Виктор пошёл на кухню, как в суд — медленно, с раскаянием. Налил воды, отпил, будто мыл грехи. Потом наконец сказал:
— Мама хочет сделать ремонт в гостиной. Говорит, праздники — идеальное время.
Катя хмыкнула. Где-то глубоко в груди зачесалась старая боль, как старая пломба перед дождём. В прошлом году они на этих самых «идеальных» праздниках выносили из её гаража металлические конструкции, похожие на орудия пыток. Сортировали банки с засохшей краской по цвету, как будто в аду был завхоз, обожающий порядок.
— Ну, разумеется, — ответила Екатерина. — Что ещё делать на праздниках? Спать, есть, смотреть фильмы? Нет, конечно. Крась стены. Что может быть праздничнее?
Виктор, бедняга, заёрзал. Мужья, к несчастью, не вырастают из тех милых мальчиков, которых учат говорить «да, мама», чтобы заслужить кусочек торта. Только теперь этот «торт» — это моральное одобрение женщины с прической «вчера в парикмахерской был ветер», и взглядом, от которого вянут даже кактусы.
— Она уже купила краску… и обои, — сказал он виновато, как будто признался в том, что случайно сбил оленя на Новый год.
Катя снова посмотрела в окно. Снег падал неуверенно, как пенсионер в метро — вроде бы хочет, но боится. Она мечтала об этих праздниках, как младшеклассник о каникулы: киномарафон, печенье, ёлка, ничегонеделание в махровом халате. И вот теперь — обои.
— Мы же договаривались, — напомнила она. — У нас дети, традиции, всё такое. Ты сам говорил: «Наконец-то просто побудем дома».
— Да, говорил, — согласился он, почесывая шею. — Но мама просит всего пару дней. Там несложно: ободрать старые обои, прошпаклевать и покрасить. Мы же справимся.
Она закрыла коробку с игрушками, будто тем самым закрыла тему. Но тема, как любая тема, касающаяся Ольги Ивановны, была с пружинным механизмом. Нажмёшь — выскочит.
— А почему именно сейчас? Почему не весной, не летом?
— Ну… — он потёр переносицу. — Сейчас все дома.
— Ты хочешь сказать — сейчас мы у неё в заложниках, — поправила Екатерина. — Потому что она знает: отказаться будет некрасиво.

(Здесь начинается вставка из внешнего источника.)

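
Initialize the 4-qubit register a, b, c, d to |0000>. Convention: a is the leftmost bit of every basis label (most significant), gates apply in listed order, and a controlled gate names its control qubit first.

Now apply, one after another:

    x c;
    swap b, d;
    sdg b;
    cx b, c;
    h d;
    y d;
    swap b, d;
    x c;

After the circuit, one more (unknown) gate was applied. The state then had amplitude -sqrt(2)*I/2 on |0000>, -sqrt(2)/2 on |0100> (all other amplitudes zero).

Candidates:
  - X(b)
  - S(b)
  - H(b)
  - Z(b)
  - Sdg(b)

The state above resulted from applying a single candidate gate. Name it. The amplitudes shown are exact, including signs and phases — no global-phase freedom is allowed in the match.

It was S(b) that produced the state shown.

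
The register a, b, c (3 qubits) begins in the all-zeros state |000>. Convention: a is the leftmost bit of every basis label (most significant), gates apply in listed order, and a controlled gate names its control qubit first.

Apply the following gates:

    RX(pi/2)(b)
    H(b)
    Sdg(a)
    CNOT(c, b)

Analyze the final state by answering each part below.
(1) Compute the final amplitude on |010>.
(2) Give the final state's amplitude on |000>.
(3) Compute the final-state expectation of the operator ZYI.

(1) The final state's coefficient on |010> equals 1/2 + I/2.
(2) The amplitude on |000> is 1/2 - I/2.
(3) In the final state, ZYI has expectation 1.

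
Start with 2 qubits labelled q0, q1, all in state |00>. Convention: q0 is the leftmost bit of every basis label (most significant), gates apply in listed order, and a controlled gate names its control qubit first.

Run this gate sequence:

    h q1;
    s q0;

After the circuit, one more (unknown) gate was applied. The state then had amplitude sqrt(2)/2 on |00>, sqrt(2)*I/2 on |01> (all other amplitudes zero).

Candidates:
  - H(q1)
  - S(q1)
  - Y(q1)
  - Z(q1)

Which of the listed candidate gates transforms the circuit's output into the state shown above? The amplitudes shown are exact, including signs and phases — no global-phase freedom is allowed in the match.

The unique candidate consistent with the amplitudes is S(q1).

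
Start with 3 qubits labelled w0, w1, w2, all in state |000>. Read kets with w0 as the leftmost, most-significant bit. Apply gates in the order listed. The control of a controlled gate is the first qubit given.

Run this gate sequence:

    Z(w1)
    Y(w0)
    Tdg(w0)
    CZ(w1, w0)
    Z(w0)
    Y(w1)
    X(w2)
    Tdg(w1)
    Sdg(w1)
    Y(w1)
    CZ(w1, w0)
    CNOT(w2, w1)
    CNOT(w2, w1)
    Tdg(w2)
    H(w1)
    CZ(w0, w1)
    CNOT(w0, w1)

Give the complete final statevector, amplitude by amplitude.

The resulting statevector has amplitude -sqrt(2)*exp(I*pi/4)/2 on |101>, sqrt(2)*exp(I*pi/4)/2 on |111>, and 0 on every other basis state. Key observation: gates 12-13 undo each other exactly, leaving only the rest of the circuit to track.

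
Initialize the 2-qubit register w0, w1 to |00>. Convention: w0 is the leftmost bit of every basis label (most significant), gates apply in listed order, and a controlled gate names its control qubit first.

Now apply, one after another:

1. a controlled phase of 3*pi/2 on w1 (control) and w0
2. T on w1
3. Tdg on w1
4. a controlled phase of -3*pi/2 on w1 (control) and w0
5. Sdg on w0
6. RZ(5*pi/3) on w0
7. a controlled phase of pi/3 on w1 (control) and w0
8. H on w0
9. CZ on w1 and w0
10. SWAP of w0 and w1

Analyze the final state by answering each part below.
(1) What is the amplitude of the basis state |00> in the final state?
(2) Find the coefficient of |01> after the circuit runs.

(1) The amplitude on |00> is -sqrt(2)*exp(I*pi/6)/2. Key observation: steps 1-4 multiply out to the identity, so the circuit reduces to the remaining gates.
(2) The final state's coefficient on |01> equals -sqrt(2)*exp(I*pi/6)/2.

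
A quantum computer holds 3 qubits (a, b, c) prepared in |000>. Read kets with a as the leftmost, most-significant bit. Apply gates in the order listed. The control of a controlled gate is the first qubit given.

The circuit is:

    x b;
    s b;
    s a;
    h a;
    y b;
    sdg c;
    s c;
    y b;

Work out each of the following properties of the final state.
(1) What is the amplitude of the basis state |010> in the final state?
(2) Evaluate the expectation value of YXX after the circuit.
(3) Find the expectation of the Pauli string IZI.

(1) The final state's coefficient on |010> equals sqrt(2)*I/2. Key observation: the block from step 5 through step 8 cancels to the identity and can be dropped.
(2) The expectation value of YXX is 0.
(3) In the final state, IZI has expectation -1.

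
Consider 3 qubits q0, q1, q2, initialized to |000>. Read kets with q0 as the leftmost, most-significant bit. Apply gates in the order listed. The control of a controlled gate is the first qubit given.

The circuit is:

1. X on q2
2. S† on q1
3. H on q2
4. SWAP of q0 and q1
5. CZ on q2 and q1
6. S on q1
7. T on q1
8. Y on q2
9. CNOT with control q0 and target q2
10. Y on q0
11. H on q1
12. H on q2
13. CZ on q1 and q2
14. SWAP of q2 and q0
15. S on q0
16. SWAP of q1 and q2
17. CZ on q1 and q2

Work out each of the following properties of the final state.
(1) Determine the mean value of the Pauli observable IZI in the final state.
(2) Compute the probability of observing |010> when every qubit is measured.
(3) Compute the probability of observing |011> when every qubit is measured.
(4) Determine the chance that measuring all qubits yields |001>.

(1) The observable IZI averages to -1.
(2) The probability of measuring |010> is 1/2.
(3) A full measurement returns |011> with probability 1/2.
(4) A full measurement returns |001> with probability 0.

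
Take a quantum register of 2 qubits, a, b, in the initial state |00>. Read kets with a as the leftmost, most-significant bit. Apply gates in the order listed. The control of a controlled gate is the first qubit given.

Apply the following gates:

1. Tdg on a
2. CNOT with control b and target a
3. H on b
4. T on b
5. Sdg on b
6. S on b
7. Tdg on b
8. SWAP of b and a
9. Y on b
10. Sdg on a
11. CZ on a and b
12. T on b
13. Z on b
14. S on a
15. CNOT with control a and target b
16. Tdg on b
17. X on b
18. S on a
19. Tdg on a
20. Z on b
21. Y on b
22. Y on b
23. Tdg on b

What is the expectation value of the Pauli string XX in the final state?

In the final state, XX has expectation sqrt(2)/2. Key observation: steps 4-7 multiply out to the identity, so the circuit reduces to the remaining gates.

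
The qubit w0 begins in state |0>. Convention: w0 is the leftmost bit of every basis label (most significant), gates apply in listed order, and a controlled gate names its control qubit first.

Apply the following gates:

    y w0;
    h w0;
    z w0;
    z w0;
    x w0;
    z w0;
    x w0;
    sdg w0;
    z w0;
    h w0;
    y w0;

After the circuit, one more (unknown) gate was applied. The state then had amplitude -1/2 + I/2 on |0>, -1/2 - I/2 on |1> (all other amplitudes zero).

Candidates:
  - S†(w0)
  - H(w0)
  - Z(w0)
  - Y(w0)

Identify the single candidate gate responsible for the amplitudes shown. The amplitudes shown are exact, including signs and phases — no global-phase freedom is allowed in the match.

The applied gate was Z(w0).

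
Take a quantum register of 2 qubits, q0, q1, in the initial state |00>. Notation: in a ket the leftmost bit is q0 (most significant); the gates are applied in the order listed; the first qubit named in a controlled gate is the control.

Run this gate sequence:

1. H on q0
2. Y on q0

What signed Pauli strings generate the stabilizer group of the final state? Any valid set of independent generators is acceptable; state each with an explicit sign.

The stabilizer group can be generated by -XI, +IZ, among other valid generating sets.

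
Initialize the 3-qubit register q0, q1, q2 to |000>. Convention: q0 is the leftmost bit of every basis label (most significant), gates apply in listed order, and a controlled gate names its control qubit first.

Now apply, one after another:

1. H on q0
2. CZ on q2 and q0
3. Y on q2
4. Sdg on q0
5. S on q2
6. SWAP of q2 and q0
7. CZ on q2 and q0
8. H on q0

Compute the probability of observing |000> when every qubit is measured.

Outcome |000> occurs with probability 1/4.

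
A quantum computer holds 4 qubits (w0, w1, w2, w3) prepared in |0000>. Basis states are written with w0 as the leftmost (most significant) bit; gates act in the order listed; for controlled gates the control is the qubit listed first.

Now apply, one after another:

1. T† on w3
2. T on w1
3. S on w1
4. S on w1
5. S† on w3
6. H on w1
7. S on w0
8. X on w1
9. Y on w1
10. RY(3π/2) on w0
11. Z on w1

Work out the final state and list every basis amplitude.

The resulting statevector has amplitude I/2 on |0000>, I/2 on |0100>, -I/2 on |1000>, -I/2 on |1100>, and 0 on every other basis state.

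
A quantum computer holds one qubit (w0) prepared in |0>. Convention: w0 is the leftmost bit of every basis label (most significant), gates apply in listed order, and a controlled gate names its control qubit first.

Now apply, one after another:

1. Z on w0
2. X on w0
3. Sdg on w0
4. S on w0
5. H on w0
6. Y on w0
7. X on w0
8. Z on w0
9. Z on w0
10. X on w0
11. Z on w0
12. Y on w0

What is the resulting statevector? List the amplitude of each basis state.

After the circuit, the state carries amplitude -sqrt(2)/2 on |0>, -sqrt(2)/2 on |1>.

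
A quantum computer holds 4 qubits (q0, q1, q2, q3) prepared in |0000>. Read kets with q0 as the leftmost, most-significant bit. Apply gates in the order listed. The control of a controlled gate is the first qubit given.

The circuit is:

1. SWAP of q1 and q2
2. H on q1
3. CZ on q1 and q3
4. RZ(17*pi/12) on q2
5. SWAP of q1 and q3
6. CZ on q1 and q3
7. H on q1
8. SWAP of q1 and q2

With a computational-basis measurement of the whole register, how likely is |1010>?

A full measurement returns |1010> with probability 0.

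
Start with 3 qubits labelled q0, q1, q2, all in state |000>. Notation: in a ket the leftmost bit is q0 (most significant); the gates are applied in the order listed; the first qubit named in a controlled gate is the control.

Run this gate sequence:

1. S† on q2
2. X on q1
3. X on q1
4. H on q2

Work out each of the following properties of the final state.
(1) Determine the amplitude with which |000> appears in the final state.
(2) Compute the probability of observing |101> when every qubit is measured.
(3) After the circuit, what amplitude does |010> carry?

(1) The amplitude on |000> is sqrt(2)/2. Key observation: steps 2-3 multiply out to the identity, so the circuit reduces to the remaining gates.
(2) A full measurement returns |101> with probability 0.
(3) The final state's coefficient on |010> equals 0.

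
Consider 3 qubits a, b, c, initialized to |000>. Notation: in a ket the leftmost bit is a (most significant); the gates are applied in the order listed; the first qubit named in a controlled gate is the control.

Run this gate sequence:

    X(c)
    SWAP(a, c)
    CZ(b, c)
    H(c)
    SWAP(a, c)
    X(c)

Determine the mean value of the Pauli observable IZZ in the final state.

The observable IZZ averages to 1.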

Виктор вздохнул, а Катя вдруг вспомнила, как он однажды сказал: «Моя мама умеет добиваться своего без скандалов». Что ж, это было правдой. Ольга Ивановна действовала иначе: она воспитывала чувство вины. Сначала напоминала, что «я ж вас родила», потом вставляла фразу про «кто, если не вы», и добивала аргументом «мне ведь никто больше не поможет».
— Витя, ты хоть понимаешь, что она делает это специально? — спокойно сказала Екатерина. — Она лишает нас выбора.
Виктор сник. Он всегда сникал, когда речь заходила о матери. Как будто у него в душе стоял выключатель, на котором крупно написано «Мама — исключение из правил».
— Может, ты ей скажешь? — предложила Екатерина.
— Я? — он растерянно захлопал глазами. — Ну, она же обидится…
Катя фыркнула:
— А я, по-твоему, не обижаюсь? Только у меня нет права устраивать сцену с валидолом.
Он помолчал, потом осторожно произнёс:
— Тридцатого мы бы могли…
— Нет, — отрезала она. — Я не буду ничего красить. Я буду встречать Новый год в своём доме, со своей семьёй, а не с валиком в руке и твоей мамой за спиной, говорящей, что «вот при советской власти стены были крепче».
В прихожей зазвонил телефон. Конечно. Как водится, своевременно. Звонила Она. У неё всегда было чутьё на кризисы — как у акулы на каплю крови.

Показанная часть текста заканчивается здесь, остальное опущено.